Authenticating GitHub Actions to AWS using IAM Roles

Published: (February 3, 2026 at 06:50 PM EST)
3 min read
Source: Dev.to

Source: Dev.to

Overview

This guide shows how to authenticate GitHub Actions to AWS using an IAM role and OpenID Connect (OIDC). By using OIDC, you can eliminate long‑lived AWS access keys and avoid manual rotation.

Prerequisites

  • An AWS account with sufficient IAM permissions.
  • A GitHub repository where the workflow will run.

Create an OIDC Identity Provider in AWS

  1. Open the IAM Console.

  2. In the left navigation menu, select Identity providers.

  3. Click Add provider and choose OpenID Connect as the provider type.

  4. Fill in the fields:

    • Provider URL: https://token.actions.githubusercontent.com
    • Audience: sts.amazonaws.com
  5. Click Add provider.

Create an IAM Role for GitHub Actions

  1. In IAM, select the identity provider you just created.
  2. Click Assign roleCreate a new role.
  3. For Trusted entity type, Web identity is pre‑selected and the identity provider field is populated.
  4. In the Audience list, select sts.amazonaws.com.
  5. Specify the GitHub Organization, Repository, and Branch that are allowed to assume the role, then click Next.
  6. Skip adding permissions for now and click Next again.
  7. On the Review page, give the role a name (e.g., GitHub-Actions-Role) and optionally a description.
  8. Click Create role.

Attach an Inline S3 Policy

  1. In the role’s dashboard, choose Add permissionsCreate inline policy.

  2. Switch the view from Visual to JSON.

  3. Paste the following policy (replace your-bucket-name with your actual bucket):

    {
        "Version": "2012-10-17",
        "Statement": [
            {
                "Effect": "Allow",
                "Action": [
                    "s3:PutObject",
                    "s3:PutObjectAcl",
                    "s3:GetObject"
                ],
                "Resource": "arn:aws:s3:::your-bucket-name/*"
            }
        ]
    }
  4. Click Next, name the policy (e.g., S3-permissions), and click Create policy.

GitHub Actions Workflow

Create the file .github/workflows/s3-upload.yml in your repository:

name: Upload File to S3

on:
  push:
    branches: [ main ]

env:
  AWS_REGION: us-east-1   # Change to reflect your region

jobs:
  upload:
    runs-on: ubuntu-latest

    # Allows the job to request a short‑lived OIDC token
    permissions:
      id-token: write
      contents: read

    steps:
      - name: Checkout code
        uses: actions/checkout@v4

      - name: Configure AWS credentials
        uses: aws-actions/configure-aws-credentials@v5
        with:
          role-to-assume: arn:aws:iam::YOUR-ACCOUNT-ID:role/YOUR-ROLE-NAME
          aws-region: ${{ env.AWS_REGION }}

      - name: Upload files to S3
        run: |
          aws s3 cp ./your-file s3://your-bucket-name/

Replace the placeholders:

  • YOUR-ACCOUNT-ID – your AWS account ID.
  • YOUR-ROLE-NAME – the name of the IAM role you created (GitHub-Actions-Role).
  • your-file – the path to the file you want to upload.
  • your-bucket-name – the target S3 bucket.

Verify the Setup

After committing the workflow file, push to the main branch.
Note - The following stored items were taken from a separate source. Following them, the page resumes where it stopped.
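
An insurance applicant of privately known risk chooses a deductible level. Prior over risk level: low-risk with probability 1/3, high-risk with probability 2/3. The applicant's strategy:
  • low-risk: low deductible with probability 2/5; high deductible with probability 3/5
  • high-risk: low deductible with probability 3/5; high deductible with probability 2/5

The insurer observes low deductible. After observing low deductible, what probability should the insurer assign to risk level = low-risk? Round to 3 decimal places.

0.250

Apply Bayes' rule using the sender's strategy as the likelihood.
P(low deductible) = (1/3)·(2/5) + (2/3)·(3/5) = 8/15
P(low-risk | low deductible) = ((1/3)·(2/5)) / (8/15) = (2/15) / (8/15) = 1/4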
The workflow should run, obtain temporary credentials via OIDC, and upload the specified file to S3.

Troubleshooting

If the workflow fails, check the following:

  • The IAM role includes the required S3 permissions.
  • The trust policy correctly references your GitHub organization, repository, and branch.
  • The workflow job has id-token: write permission under permissions.

By following these steps, you can securely authenticate GitHub Actions to AWS without storing long‑lived access keys.